L’etica civica e il carattere nazionale nascono e si coltivano nelle scuole

da Il Sole 24 Ore

L’etica civica e il carattere nazionale nascono e si coltivano nelle scuole

di Alessandro Artini*

Celebrata la Festa della Repubblica e dopo che, per alcuni giorni, il nostro Paese è stato esposto ai venti della speculazione finanziaria per lo straparlare dei politici, è opportuno interrogarsi sulla consistenza della nostra cultura civica. Nei momenti di tempesta, la solidità dei valori che accomunano un popolo rappresenta il principale strumento per superare le difficoltà. Proprio nelle crisi emergono in controluce le vie di salvezza. Ciò accadde agli inglesi che, nella seconda Guerra mondiale, sebbene attanagliati dalla morsa nazista, dimostrarono una indefettibile forza d’animo e vinsero. Anche in casi fortunatamente meno drammatici, come quello recente della Brexit, che ha esposto la loro economia a gravi rischi come l’inflazione, essi, nonostante le polemiche interne, hanno tenuto comportamenti dignitosi verso gli altri paesi.

L’etica civica, che accomuna le persone ed è indipendente dalle scelte confessionali, partitiche, ecc., esclude sia le facili lamentazioni, sia le smodate manifestazioni di rabbia. Dove nasce questo sostrato del carattere nazionale che fonda i comportamenti collettivi? Anzi tutto nelle scuole. In quelle inglesi (ma anche in quelle tedesche, francesi …) si apprende l’educazione civica, muovendo dal rispetto del sistema di regole impersonali che governa le scuole stesse. Si genera così la “religione civile”, cioè un insieme di valori, credenze, simboli, ecc. che dà identità a una determinata comunità nazionale e che la eleva a “bene comune”, da preservare e da non esporre a stolide polemiche.

Nelle scuole inglesi, si apprende questa etica civile fin dai primi anni di vita scolastica, allorché s’innescano i processi di socializzazione secondaria, volti a superare il mondo inevitabilmente ristretto degli affetti familiari. Del resto “educare” significa “condurre fuori”, cioè superare i particolarismi e acquisire un orizzonte di cittadinanza. Si apprende questa etica collettiva anche nello sport, dove la competizione leale rappresenta un valore condiviso che supera la tifoseria. Se ben ricordo, secondo Churchill l’eroica resistenza al nazismo era germinata proprio nei campi dei college, dove i giovani inglesi avevano imparato a battersi negli sport.

Oggi, nella scuola italiana si parla poco di educazione civica che, essendo affidata a una pluralità di docenti, non appartiene a nessuno e per questo è trascurata.
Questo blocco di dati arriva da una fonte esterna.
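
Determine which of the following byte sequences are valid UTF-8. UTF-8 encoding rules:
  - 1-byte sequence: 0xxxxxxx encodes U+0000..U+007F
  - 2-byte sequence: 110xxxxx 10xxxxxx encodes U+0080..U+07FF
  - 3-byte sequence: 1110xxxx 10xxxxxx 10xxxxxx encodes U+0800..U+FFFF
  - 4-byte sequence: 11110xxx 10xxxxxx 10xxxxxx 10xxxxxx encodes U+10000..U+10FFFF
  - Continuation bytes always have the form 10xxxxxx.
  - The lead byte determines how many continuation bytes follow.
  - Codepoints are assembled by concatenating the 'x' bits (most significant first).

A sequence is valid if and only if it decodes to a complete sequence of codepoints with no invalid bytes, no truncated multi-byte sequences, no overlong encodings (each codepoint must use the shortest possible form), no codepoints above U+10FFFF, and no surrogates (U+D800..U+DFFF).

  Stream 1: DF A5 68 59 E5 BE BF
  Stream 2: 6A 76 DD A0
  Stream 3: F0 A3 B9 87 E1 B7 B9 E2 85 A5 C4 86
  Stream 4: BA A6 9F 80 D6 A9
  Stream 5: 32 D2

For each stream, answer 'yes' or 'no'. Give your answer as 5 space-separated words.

Stream 1: decodes cleanly. VALID
Stream 2: decodes cleanly. VALID
Stream 3: decodes cleanly. VALID
Stream 4: error at byte offset 0. INVALID
Stream 5: error at byte offset 2. INVALID

Answer: yes yes yes no no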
Anche la filosofia, eccezione di pregio della nostra scuola (altrove non viene insegnata), non offre adeguati spunti al riguardo. La trattazione in successione storica dei filosofi potrebbe essere interrotta, almeno periodicamente, da quella che Attilio Oliva definisce come la didattica della “controversia civile”, cioè l’apprendimento a dibattere su alcuni temi secondo regole definite, nel rispetto della diversità di posizione. Ma queste proficue interruzioni avvengono di rado.

Molte nazioni investono in educazione civica e ad esempio la Germania, tra quelle europee, lo ha fatto in maniera più rilevante di altre, proprio a causa dei suoi trascorsi (anche se ciò non ha eliminato gli stereotipi anti-Italiani). Gli osservatori notano che il successo economico di questa nazione dipende anche dal modo in cui vi si affrontano le difficoltà di volta in volta emergenti e cioè dal metodo del costante dialogo delle parti politiche e sociali. Quest’ultimo non è estraneo alla didattica civica della scuola tedesca. Da tale prospettiva, la promozione dell’educazione alla cittadinanza e la sua diffusione potrebbero favorire, in Italia, oltre al decoro politico, anche la crescita economica, seppur in tempi non brevi. La questione scolastica, come sempre, investe molti ambiti e quello dell’istruzione è solamente il più diretto ed evidente.